If This Looks Familiar
If you’ve worked with ELF binaries, you’ve already used this pattern. PLT (Procedure Linkage Table) stubs in ELF dynamic linking work the same way: the first call to a dynamically linked function goes through a stub that resolves the symbol and patches the GOT (Global Offset Table) entry. Every subsequent call goes through the patched GOT entry directly. Lazy resolution applies the same principle at the application level, with the resolver under your control instead of the dynamic linker’s.
Key Takeaways
- Lazy resolution trades a one-time startup cost for zero per-call overhead. After resolution, it’s indistinguishable from a direct function pointer.
- The pattern has three moving parts: a function pointer, a resolver stub, and a patch. The resolver runs once and then gets out of the way.
- Combined with decoupled CRTP, lazy resolution gives you both composition (template inheritance chains) and zero-overhead dispatch. That’s the combination that makes it compelling over raw function pointers.
- OpenJDK has used this pattern since JDK 10 for GC barrier dispatch, with
FakeRttiproviding type-safe downcasts at the cost of a single bitwise AND, no C++ RTTI required.
Appendix: How OpenJDK Does It
The pattern above is a simplified version of what OpenJDK has used since JDK 10 for GC barrier dispatch.
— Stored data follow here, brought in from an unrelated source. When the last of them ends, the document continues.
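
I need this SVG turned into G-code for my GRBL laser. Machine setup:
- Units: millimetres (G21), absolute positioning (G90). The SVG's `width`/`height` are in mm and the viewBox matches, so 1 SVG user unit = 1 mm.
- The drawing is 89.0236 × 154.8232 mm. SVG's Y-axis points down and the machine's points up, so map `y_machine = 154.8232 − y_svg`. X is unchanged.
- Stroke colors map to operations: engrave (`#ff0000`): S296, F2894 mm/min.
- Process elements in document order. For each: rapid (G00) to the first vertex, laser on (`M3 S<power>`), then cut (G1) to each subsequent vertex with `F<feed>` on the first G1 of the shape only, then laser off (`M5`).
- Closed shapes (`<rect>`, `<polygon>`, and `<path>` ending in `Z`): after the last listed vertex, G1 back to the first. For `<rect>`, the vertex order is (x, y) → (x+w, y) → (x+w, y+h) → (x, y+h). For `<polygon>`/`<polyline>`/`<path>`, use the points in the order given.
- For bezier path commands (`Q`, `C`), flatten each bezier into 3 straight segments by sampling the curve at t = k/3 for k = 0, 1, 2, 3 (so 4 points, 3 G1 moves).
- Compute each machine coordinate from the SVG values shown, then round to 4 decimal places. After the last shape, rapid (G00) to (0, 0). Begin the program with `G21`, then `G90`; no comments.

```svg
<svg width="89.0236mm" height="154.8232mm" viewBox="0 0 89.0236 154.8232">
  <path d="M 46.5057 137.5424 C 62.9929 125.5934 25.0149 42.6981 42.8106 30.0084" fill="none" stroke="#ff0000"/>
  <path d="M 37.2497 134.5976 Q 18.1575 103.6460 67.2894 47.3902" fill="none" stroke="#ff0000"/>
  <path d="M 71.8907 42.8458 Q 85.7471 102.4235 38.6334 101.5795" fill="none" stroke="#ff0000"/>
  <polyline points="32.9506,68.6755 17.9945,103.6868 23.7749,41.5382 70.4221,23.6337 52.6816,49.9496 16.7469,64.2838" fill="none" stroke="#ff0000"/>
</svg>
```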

If you’re curious how this looks in a production codebase, here’s the mapping.
In OpenJDK, the equivalent of our _store_func lives in a RuntimeDispatch template. It holds one function pointer per access type (load, store, CAS, etc.), each starting at a resolver stub. The resolution switch lives in access.inline.hpp:
1
2
3
4
5
6
7
8
9
10
// OpenJDK: access.inline.hpp (simplified)
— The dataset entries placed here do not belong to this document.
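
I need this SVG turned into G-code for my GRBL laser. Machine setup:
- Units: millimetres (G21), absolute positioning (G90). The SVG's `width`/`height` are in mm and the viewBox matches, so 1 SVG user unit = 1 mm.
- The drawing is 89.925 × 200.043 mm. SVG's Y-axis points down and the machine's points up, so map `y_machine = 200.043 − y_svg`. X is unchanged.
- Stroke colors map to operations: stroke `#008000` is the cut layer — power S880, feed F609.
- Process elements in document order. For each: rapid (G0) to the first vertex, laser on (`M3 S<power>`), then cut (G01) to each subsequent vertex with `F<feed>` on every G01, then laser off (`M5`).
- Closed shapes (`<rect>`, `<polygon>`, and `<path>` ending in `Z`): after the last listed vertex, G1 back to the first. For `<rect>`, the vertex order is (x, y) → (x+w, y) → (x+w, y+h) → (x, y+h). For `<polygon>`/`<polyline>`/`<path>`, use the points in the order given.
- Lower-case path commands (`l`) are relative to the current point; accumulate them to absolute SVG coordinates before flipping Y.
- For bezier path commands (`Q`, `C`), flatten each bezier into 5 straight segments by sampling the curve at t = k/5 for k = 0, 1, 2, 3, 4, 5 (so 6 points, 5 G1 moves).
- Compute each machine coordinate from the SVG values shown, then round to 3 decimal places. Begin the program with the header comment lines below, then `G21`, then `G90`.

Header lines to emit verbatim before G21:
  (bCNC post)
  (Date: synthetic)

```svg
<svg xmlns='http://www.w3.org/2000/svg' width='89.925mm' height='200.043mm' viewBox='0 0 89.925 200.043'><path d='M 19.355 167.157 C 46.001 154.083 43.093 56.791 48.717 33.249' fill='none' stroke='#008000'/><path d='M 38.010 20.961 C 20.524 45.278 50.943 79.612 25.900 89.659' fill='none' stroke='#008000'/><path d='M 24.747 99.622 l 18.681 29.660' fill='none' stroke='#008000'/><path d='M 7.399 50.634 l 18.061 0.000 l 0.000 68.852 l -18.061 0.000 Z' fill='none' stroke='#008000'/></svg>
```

(bCNC post)
(Date: synthetic)
G21
G90
G0 X19.355 Y32.886
M3 S880
G01 X32.101 Y49.573 F609
G01 X39.582 Y78.889 F609
G01 X43.626 Y113.254 F609
G01 X46.062 Y145.083 F609
G01 X48.717 Y166.794 F609
M5
G0 X38.010 Y179.082
M3 S880
G01 X32.440 Y163.564 F609
G01 X33.406 Y147.289 F609
G01 X35.945 Y131.903 F609
G01 X35.097 Y119.052 F609
G01 X25.900 Y110.384 F609
M5
G0 X24.747 Y100.421
M3 S880
G01 X43.428 Y70.761 F609
M5
G0 X7.399 Y149.409
M3 S880
G01 X25.460 Y149.409 F609
G01 X25.460 Y80.557 F609
G01 X7.399 Y80.557 F609
G01 X7.399 Y149.409 F609
M5

viewBox `0 0 89.925 200.043` with mm width/height → 1 unit = 1 mm. Flip: y_m = 200.043 − y_svg.

**Shape 1** — `<path>` cubic bezier, stroke `#008000` → cut (S880, F609). Control points (SVG): P0=(19.355,167.157), P1=(46.001,154.083), P2=(43.093,56.791), P3=(48.717,33.249); sampled at t=k/5. Machine vertices: (19.355,32.886) → (32.101,49.573) → (39.582,78.889) → (43.626,113.254) → (46.062,145.083) → (48.717,166.794). Open path.

**Shape 2** — `<path>` cubic bezier, stroke `#008000` → cut (S880, F609). Control points (SVG): P0=(38.010,20.961), P1=(20.524,45.278), P2=(50.943,79.612), P3=(25.900,89.659); sampled at t=k/5. Machine vertices: (38.010,179.082) → (32.440,163.564) → (33.406,147.289) → (35.945,131.903) → (35.097,119.052) → (25.900,110.384). Open path.

**Shape 3** — `<path>` line segment, stroke `#008000` → cut (S880, F609). Machine vertices: (24.747,100.421) → (43.428,70.761). Open path.

**Shape 4** — `<path>` rectangle, stroke `#008000` → cut (S880, F609). Machine vertices: (7.399,149.409) → (25.460,149.409) → (25.460,80.557) → (7.399,80.557) → (7.399,149.409). Closed: final G1 returns to the first vertex.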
BarrierResolver::resolve_barrier_gc() {
switch (BarrierSet::barrier_set()->kind()) {
case BarrierSet::G1:
return G1BarrierSet::AccessBarrier<decorators>::oop_store;
case BarrierSet::CardTable:
return CardTableBarrierSet::AccessBarrier<decorators>::oop_store;
// ...
}
}
The pieces map directly to our simplified version:
| Simplified version | OpenJDK |
|---|---|
StoreFn _store_func | RuntimeDispatch::_store_func |
store_init() | RuntimeDispatch::store_init() |
switch (kind) | BarrierResolver::resolve_barrier_gc() |
_store_func = func | patching in xxx_init |
Here’s how it all connects:
flowchart LR
A["HeapAccess::store()"] --> B["RuntimeDispatch::store()"]
B --> C{"_store_func"}
C -.->|first call| D["store_init()"]
D -.-> E["resolve_barrier_gc()"]
E -.->|func ptr| D
D -.->|patch + tail-call| G["G1::AccessBarrier::store()"]
C -->|subsequent| G
The caller (HeapAccess::store) never changes. It always calls through RuntimeDispatch::store, which always calls through _store_func. The only thing that changes is what _store_func points to, and that changes exactly once.
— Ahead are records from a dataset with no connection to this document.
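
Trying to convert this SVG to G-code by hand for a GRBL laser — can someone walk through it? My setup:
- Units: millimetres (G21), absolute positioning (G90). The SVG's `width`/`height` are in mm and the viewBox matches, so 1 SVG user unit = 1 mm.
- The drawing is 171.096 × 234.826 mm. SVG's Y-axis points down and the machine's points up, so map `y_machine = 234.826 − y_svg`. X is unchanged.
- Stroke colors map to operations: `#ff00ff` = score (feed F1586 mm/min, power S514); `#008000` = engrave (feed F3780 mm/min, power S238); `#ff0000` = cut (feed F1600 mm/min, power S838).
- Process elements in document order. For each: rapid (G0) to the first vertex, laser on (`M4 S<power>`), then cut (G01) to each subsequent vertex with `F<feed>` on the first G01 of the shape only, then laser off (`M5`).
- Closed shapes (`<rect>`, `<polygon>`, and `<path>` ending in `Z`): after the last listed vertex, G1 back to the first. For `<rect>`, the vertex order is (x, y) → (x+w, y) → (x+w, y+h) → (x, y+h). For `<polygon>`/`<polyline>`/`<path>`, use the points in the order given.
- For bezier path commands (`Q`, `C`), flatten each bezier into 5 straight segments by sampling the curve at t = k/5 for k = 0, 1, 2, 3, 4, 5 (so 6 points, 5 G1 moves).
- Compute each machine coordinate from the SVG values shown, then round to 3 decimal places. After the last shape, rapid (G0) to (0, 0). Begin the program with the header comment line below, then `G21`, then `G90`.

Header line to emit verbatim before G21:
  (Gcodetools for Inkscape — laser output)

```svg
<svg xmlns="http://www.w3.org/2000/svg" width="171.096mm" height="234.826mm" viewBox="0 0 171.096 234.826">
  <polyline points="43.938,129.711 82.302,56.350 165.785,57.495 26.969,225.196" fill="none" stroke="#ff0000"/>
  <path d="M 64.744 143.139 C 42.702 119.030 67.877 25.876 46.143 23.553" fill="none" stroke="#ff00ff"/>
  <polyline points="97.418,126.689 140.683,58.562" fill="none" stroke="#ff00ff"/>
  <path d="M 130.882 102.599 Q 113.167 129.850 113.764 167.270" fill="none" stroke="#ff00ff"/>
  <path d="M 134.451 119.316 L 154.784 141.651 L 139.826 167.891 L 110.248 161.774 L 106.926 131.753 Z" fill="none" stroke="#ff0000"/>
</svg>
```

1 u = 1 mm; y_m = 234.826 − y.

[1] `<polyline>` open polyline, #ff0000→cut S838 F1600: (43.938,105.115) → (82.302,178.476) → (165.785,177.331) → (26.969,9.630)

[2] `<path>` cubic bezier, #ff00ff→score S514 F1586: (64.744,91.687) → (56.432,113.159) → (54.934,143.527) → (55.732,175.119) → (54.307,200.258) → (46.143,211.273)

[3] `<polyline>` line segment, #ff00ff→score S514 F1586: (97.418,108.137) → (140.683,176.264)

[4] `<path>` quadratic bezier, #ff00ff→score S514 F1586: (130.882,132.227) → (124.528,120.920) → (119.640,108.799) → (116.216,95.865) → (114.258,82.117) → (113.764,67.556)

[5] `<path>` regular polygon, #ff0000→cut S838 F1600: (134.451,115.510) → (154.784,93.175) → (139.826,66.935) → (110.248,73.052) → (106.926,103.073) → (134.451,115.510) (closed)

(Gcodetools for Inkscape — laser output)
G21
G90
G0 X43.938 Y105.115
M4 S838
G01 X82.302 Y178.476 F1600
G01 X165.785 Y177.331
G01 X26.969 Y9.630
M5
G0 X64.744 Y91.687
M4 S514
G01 X56.432 Y113.159 F1586
G01 X54.934 Y143.527
G01 X55.732 Y175.119
G01 X54.307 Y200.258
G01 X46.143 Y211.273
M5
G0 X97.418 Y108.137
M4 S514
G01 X140.683 Y176.264 F1586
M5
G0 X130.882 Y132.227
M4 S514
G01 X124.528 Y120.920 F1586
G01 X119.640 Y108.799
G01 X116.216 Y95.865
G01 X114.258 Y82.117
G01 X113.764 Y67.556
M5
G0 X134.451 Y115.510
M4 S838
G01 X154.784 Y93.175 F1600
G01 X139.826 Y66.935
G01 X110.248 Y73.052
G01 X106.926 Y103.073
G01 X134.451 Y115.510
M5
G0 X0.000 Y0.000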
The production implementation also includes a decorator-based template metaprogramming layer for composing barrier concerns, but that’s orthogonal to the lazy resolution pattern itself.
The benchmark code and all examples are in the companion repository. Measured on Intel Xeon Gold 6130, GCC 11.4, libstdc++, -O2 -march=skylake-avx512, pinned to a single core with taskset -c 0. Best of 3 runs reported.